Beating the market consistently is a challenging task. There are plenty of academic papers that claim they solved this issue and when you study the academic work, you’ll find plenty of strategies that outperform the market over time.
Smart exchange-traded fund (ETF) providers translated these strategies into funds. These smart beta ETFs use momentum approaches or “Dividend Aristocrats” to beat the market. Each of these strategies is backed by research, mostly conducted by the world’s leading business schools and investment banks.
But the real-world performance of smart beta ETFs is actually disappointing. It seems that once a strategy is introduced through an ETF, it stops working. But why is this so?
Campbell Harvey, a professor of finance at Duke University estimates that at least 50% of the 400 “market-beating” strategies identified in top financial journals over the past years are worthless. He challenges academics to take any so-called winning strategy and ask a different set of researchers to replicate it.

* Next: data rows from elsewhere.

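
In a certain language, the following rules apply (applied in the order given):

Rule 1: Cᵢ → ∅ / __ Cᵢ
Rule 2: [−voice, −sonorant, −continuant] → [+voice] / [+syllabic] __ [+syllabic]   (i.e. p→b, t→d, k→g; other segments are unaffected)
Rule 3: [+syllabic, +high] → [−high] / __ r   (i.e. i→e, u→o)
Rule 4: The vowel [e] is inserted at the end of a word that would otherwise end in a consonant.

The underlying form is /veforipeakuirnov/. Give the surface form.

veforibeaguernove

Rule 1 (degemination): no segment meets the environment; /veforipeakuirnov/ is unchanged.
Rule 2 (intervocalic voicing): /p/ is a voiceless stop between vowels /i/ and /e/, so it voices to [b]. /k/ is a voiceless stop between vowels /a/ and /u/, so it voices to [g]. /veforipeakuirnov/ → veforibeaguirnov.
Rule 3 (pre-rhotic lowering): /i/ is a high vowel immediately before /r/, so it lowers to [e]. /veforibeaguirnov/ → veforibeaguernov.
Rule 4 (final e-epenthesis): the form ends in the consonant /v/, so [e] is inserted word-finally. /veforibeaguernov/ → veforibeaguernove.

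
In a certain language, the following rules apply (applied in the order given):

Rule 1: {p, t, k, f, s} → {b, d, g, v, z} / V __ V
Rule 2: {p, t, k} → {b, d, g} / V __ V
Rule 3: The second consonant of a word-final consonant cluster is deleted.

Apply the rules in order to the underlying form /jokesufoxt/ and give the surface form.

jogezuvox

Rule 1 (intervocalic voicing): /k/ is a voiceless obstruent between vowels /o/ and /e/, so it voices to [g]. /s/ is a voiceless obstruent between vowels /e/ and /u/, so it voices to [z]. /f/ is a voiceless obstruent between vowels /u/ and /o/, so it voices to [v]. /jokesufoxt/ → jogezuvoxt.
Rule 2 (intervocalic voicing): no segment meets the environment; /jogezuvoxt/ is unchanged.
Rule 3 (final cluster simplification): /t/ is the second consonant of a word-final cluster /xt/, so it deletes. /jogezuvoxt/ → jogezuvox.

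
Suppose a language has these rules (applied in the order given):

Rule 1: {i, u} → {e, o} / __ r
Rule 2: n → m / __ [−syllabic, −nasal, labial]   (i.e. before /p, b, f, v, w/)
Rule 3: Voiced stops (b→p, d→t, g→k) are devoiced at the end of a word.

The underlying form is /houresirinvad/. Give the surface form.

hooreserimvat

Rule 1 (pre-rhotic lowering): /u/ is a high vowel immediately before /r/, so it lowers to [o]. /i/ is a high vowel immediately before /r/, so it lowers to [e]. /houresirinvad/ → hooreserinvad.
Rule 2 (nasal place assimilation): /n/ precedes the labial consonant /v/, so it assimilates in place to [m]. /hooreserinvad/ → hooreserimvad.
Rule 3 (final devoicing): /d/ is a voiced stop in word-final position, so it devoices to [t]. /hooreserimvad/ → hooreserimvat.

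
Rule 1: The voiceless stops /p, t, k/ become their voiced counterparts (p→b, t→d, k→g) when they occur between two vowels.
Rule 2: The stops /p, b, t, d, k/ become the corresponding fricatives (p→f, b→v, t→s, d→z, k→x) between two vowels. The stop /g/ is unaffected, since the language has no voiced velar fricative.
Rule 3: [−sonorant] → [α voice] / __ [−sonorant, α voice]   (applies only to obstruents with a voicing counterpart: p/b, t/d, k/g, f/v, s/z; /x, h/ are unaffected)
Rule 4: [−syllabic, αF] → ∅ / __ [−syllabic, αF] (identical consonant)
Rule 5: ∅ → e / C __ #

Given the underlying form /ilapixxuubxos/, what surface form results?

ilavixuupxose

Rule 1 (intervocalic voicing): /p/ is a voiceless stop between vowels /a/ and /i/, so it voices to [b]. /ilapixxuubxos/ → ilabixxuubxos.
Rule 2 (intervocalic spirantization): /b/ is a stop between vowels /a/ and /i/, so it spirantizes to the fricative [v]. /ilabixxuubxos/ → ilavixxuubxos.
Rule 3 (regressive voicing assimilation): /b/ precedes the voiceless obstruent /x/, so it devoices to [p] by assimilation. /ilavixxuubxos/ → ilavixxuupxos.
Rule 4 (degemination): /xx/ is a geminate; the first /x/ deletes. /ilavixxuupxos/ → ilavixuupxos.
Rule 5 (final e-epenthesis): the form ends in the consonant /s/, so [e] is inserted word-finally. /ilavixuupxos/ → ilavixuupxose.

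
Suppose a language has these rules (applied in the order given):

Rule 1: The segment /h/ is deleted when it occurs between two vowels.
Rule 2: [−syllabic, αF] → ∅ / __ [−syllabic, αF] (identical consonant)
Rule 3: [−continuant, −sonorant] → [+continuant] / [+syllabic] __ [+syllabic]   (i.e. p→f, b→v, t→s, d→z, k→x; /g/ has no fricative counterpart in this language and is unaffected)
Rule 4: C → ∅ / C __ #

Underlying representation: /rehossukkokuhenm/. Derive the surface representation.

reosuxoxuen

Rule 1 (intervocalic h-deletion): /h/ occurs between vowels /e/ and /o/, so it deletes. /h/ occurs between vowels /u/ and /e/, so it deletes. /rehossukkokuhenm/ → reossukkokuenm.
Rule 2 (degemination): /ss/ is a geminate; the first /s/ deletes. /kk/ is a geminate; the first /k/ deletes. /reossukkokuenm/ → reosukokuenm.
Rule 3 (intervocalic spirantization): /k/ is a stop between vowels /u/ and /o/, so it spirantizes to the fricative [x]. /k/ is a stop between vowels /o/ and /u/, so it spirantizes to the fricative [x]. /reosukokuenm/ → reosuxoxuenm.
Rule 4 (final cluster simplification): /m/ is the second consonant of a word-final cluster /nm/, so it deletes. /reosuxoxuenm/ → reosuxoxuen.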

The chances are about 50-50 that they can’t. And this phenomenon is called the replication problem.
The problem is, researchers twist the data blatantly or subconsciously. They may cherry-pick the metrics used or adjust the time period studied to obtain a statistically significant result. As a result, investment strategies that look terrific on paper often flop in the real world.
I was curious, if these market-beating strategies offered by smart beta ETFs would work but have been disappointed by their real-life performance.